By Nick Gass
June 2, 2016
Donald Trump has vowed from the beginning of his campaign that upon being elected president, he will commission the construction of a wall on the United States' border with Mexico and make the country's southern neighbor pay for it. He has made his call to deport all undocumented immigrants in the U.S. central to the endeavor. And since the days following the San Bernardino terrorist attack, the presumptive Republican nominee has called for a temporary ban on Muslims from entering the U.S.
But a majority of voters are not buying that he will follow through with any of those pledges, nor do they think Hillary Clinton will attempt to rein in Wall Street, limit the influence of secret money in politics or make in-state and community college tuition debt-free, according to the results of a Quinnipiac University national poll out Thursday.
While 53 percent of those surveyed said Trump would try to build a wall and make Mexico pay for it, just 24 percent said he would be successful. Of all the demographic and ideological groups surveyed, only a plurality of Republicans said Trump would both try and succeed. Another 29 percent overall said Trump would not even attempt to build the wall.
On Trump's plan to deport the millions of immigrants in the country illegally, 64 percent said he would try, but just 19 percent said he would prevail. Another 29 percent said Trump would not try to deport the approximately 11 million people who would be affected by such a plan.

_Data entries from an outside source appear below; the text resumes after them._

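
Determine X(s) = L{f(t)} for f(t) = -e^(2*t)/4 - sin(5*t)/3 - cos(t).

By linearity of the Laplace transform, transform each term separately.
(-1/3)·[L{sin(5t)} = 5/(s^2 + 25)]; (-1/4)·[L{e^(2t)} = 1/(s - 2)]; (-1)·[L{cos(t)} = s/(s^2 + 1)].

X(s) = -s/(s^2 + 1) - 5/(3*(s^2 + 25)) - 1/(4*(s - 2))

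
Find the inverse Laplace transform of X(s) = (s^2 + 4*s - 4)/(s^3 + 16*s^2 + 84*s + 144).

Factor the denominator: s^3 + 16*s^2 + 84*s + 144 = (s + 4)*(s + 6)^2.
Partial fraction decomposition gives [2/(s + 6)] + [-4/(s + 6)^2] + [-1/(s + 4)].
Invert each term: 2/(s + 6) ↔ 2e^(-6t); -4/(s + 6)^2 ↔ -4t·e^(-6t); -1/(s + 4) ↔ -e^(-4t).

-4*t*exp(-6*t) - exp(-4*t) + 2*exp(-6*t)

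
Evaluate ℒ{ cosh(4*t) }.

L{cosh(4t)} = s/(s^2 - 16).

s/(s^2 - 16)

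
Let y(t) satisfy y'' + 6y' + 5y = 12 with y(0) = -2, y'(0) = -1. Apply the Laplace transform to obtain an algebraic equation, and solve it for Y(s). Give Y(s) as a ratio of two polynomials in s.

Y(s) = (-2*s^2 - 13*s + 12)/(s^3 + 6*s^2 + 5*s)

Transform both sides with L{·}.
The derivative rules (L{y''} = s^2 Y - s·y(0) - y'(0) and L{y'} = sY - y(0), with y(0) = -2, y'(0) = -1) turn the left side into (s^2 + 6*s + 5)Y - (-2*s - 13).
The right side is L{12} = 12/s.
So (s^2 + 6*s + 5)Y = 12/s + (-2*s - 13).
Solve for Y(s) and write it as one ratio of polynomials.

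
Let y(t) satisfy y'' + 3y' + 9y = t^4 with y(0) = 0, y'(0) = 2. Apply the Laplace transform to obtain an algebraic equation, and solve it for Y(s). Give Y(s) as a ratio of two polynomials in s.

Laplace-transform each side.
With L{y''} = s^2 Y - s·y(0) - y'(0) and L{y'} = sY - y(0), with y(0) = 0, y'(0) = 2: the LHS transforms to (s^2 + 3*s + 9)Y - (2).
The right side is L{t^4} = 24/s^5.
So (s^2 + 3*s + 9)Y = 24/s^5 + (2).
Isolate Y and clear denominators.

Y(s) = (2*s^5 + 24)/(s^7 + 3*s^6 + 9*s^5)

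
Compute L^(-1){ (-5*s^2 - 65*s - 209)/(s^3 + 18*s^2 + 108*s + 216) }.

Factor the denominator: s^3 + 18*s^2 + 108*s + 216 = (s + 6)^3.
Partial fraction decomposition gives [-5/(s + 6)] + [-5/(s + 6)^2] + [(s + 6)^(-3)].
Invert each term: -5/(s + 6) ↔ -5e^(-6t); -5/(s + 6)^2 ↔ -5t·e^(-6t); 1/(s + 6)^3 ↔ (1/2)t^2·e^(-6t).

t^2*exp(-6*t)/2 - 5*t*exp(-6*t) - 5*exp(-6*t)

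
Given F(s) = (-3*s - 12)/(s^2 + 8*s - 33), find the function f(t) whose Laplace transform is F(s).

Rewrite the denominator: s^2 + 8*s - 33 = (s + 4)^2 - 49.
The form in (s + 4) signals a first-shifting-theorem factor e^(-4t).
Since L{cosh(7t)} = s/(s^2 - 49), the inverse is e^(-4*t)*cosh(7*t), scaled by -3.

f(t) = -3*exp(-4*t)*cosh(7*t)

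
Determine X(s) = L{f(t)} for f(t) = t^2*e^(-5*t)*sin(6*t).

L{sin(6t)} = 6/(s^2 + 36).
Multiplying by e^(-5t) shifts s → s + 5, so L{e^(-5*t)*sin(6*t)} = 6/((s + 5)^2 + 36).
Then apply L{t^2·g(t)} = (-1)^2 d^2/ds^2[G(s)] with G(s) = 6/((s + 5)^2 + 36):
differentiating 2 times and applying the sign gives 36*(s^2 + 10*s + 13)/(s^2 + 10*s + 61)^3.

X(s) = 36*(s^2 + 10*s + 13)/(s^2 + 10*s + 61)^3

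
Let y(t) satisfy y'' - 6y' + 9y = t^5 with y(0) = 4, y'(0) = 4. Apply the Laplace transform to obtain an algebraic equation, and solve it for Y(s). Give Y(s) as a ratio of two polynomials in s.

Take the Laplace transform of both sides.
The derivative rules (L{y''} = s^2 Y - s·y(0) - y'(0) and L{y'} = sY - y(0), with y(0) = 4, y'(0) = 4) turn the left side into (s^2 - 6*s + 9)Y - (4*s - 20).
The right side is L{t^5} = 120/s^6.
So (s^2 - 6*s + 9)Y = 120/s^6 + (4*s - 20).
Isolate Y and clear denominators.

Y(s) = (4*s^7 - 20*s^6 + 120)/(s^8 - 6*s^7 + 9*s^6)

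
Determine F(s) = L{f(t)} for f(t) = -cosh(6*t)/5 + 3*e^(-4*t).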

As far as Trump's declaration last December that all Muslims should be banned from immigrating to the U.S. until the situation could be settled, 71 percent said he would try, while only roughly three in 10 (29 percent) said he would triumph. Even so, 21 percent said Trump would forget about the ban and not even try.
With respect to Clinton's remarks that she would like to remove secret money from politics, more than six in 10 (63 percent) said the former secretary of state would not even try, while 27 percent said she would attempt to do so. Just 9 percent said Clinton would be successful in that endeavor.
On Clinton's call to rein in Wall Street, 56 percent said she would not try, while just 15 percent said she would try and be able to do so. A slightly higher share of 22 percent said Clinton would follow through and be successful in implementing debt-free in-state and community college tuition, although 39 percent said she would try and fail and 32 percent said she would not try.
The poll was conducted via landlines and cellphones from May 24-30, surveying 1,561 registered voters nationwide with a margin of error of plus or minus 2.5 percentage points.